Tips voor weerstandstraining
De richtlijnen voor lichamelijke activiteit van het Amerikaanse ministerie van Volksgezondheid en Human Services bevelen volwassenen aan om minimaal twee of meer dagen per week deel te nemen aan spierversterkende activiteiten van matige tot grotere intensiteit waarbij alle belangrijke spiergroepen betrokken zijn.
Bij het uitvoeren van weerstandstrainingen, beveelt de National Strength and Conditioning Association ten minste één dag aan, maar niet meer dan drie, tussen trainingen die dezelfde spiergroep of -groepen belasten.
Als u een trainingsmodel voor het hele lichaam gebruikt, betekent dit dat u twee tot drie dagen per week traint met minimaal een vrije dag tussen de sessies door.
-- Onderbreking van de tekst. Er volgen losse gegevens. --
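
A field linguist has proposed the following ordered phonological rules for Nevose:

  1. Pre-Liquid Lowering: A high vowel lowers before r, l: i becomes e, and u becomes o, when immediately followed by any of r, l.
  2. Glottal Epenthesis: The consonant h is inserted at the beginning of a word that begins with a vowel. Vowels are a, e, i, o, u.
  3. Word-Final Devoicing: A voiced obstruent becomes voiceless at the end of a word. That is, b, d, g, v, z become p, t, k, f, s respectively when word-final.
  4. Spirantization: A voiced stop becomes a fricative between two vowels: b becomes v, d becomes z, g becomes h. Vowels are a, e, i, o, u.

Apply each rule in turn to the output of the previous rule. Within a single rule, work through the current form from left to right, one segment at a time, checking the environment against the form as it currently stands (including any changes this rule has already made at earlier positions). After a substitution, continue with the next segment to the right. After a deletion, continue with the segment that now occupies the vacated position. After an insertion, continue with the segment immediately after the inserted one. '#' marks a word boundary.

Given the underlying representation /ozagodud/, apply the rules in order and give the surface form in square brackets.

[hozahozut]

1 Pre-Liquid Lowering: no change — [ozagodud]
2 Glottal Epenthesis: [ozagodud] → [hozagodud]
3 Word-Final Devoicing: [hozagodud] → [hozagodut]
4 Spirantization: [hozagodut] → [hozahozut]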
Dit zorgt ervoor dat je alle belangrijke spiergroepen raakt terwijl je toch voldoende tijd hebt om je spieren tussen trainingen te laten rusten.
Met dat in gedachten kun je de traditionele dumbbell curl-oefening op trainingsdag 2 en de hellende dumbbell-oefening op trainingsdag 2 opnemen. Als je een extra dag met krachttraining doet, kies dan tussen de twee curl-oefeningen of wissel af met een andere armoefening zoals kabelkrullen of krullen van biceps-machines.
Voeg naast bicepsoefeningen ook samengestelde bewegingen toe zoals squats, borstpers, schouderpers, lunges en voorovergebogen rijen. En vergeet niet om je kern te trainen met oefeningen zoals planken, supermannen en bruggen.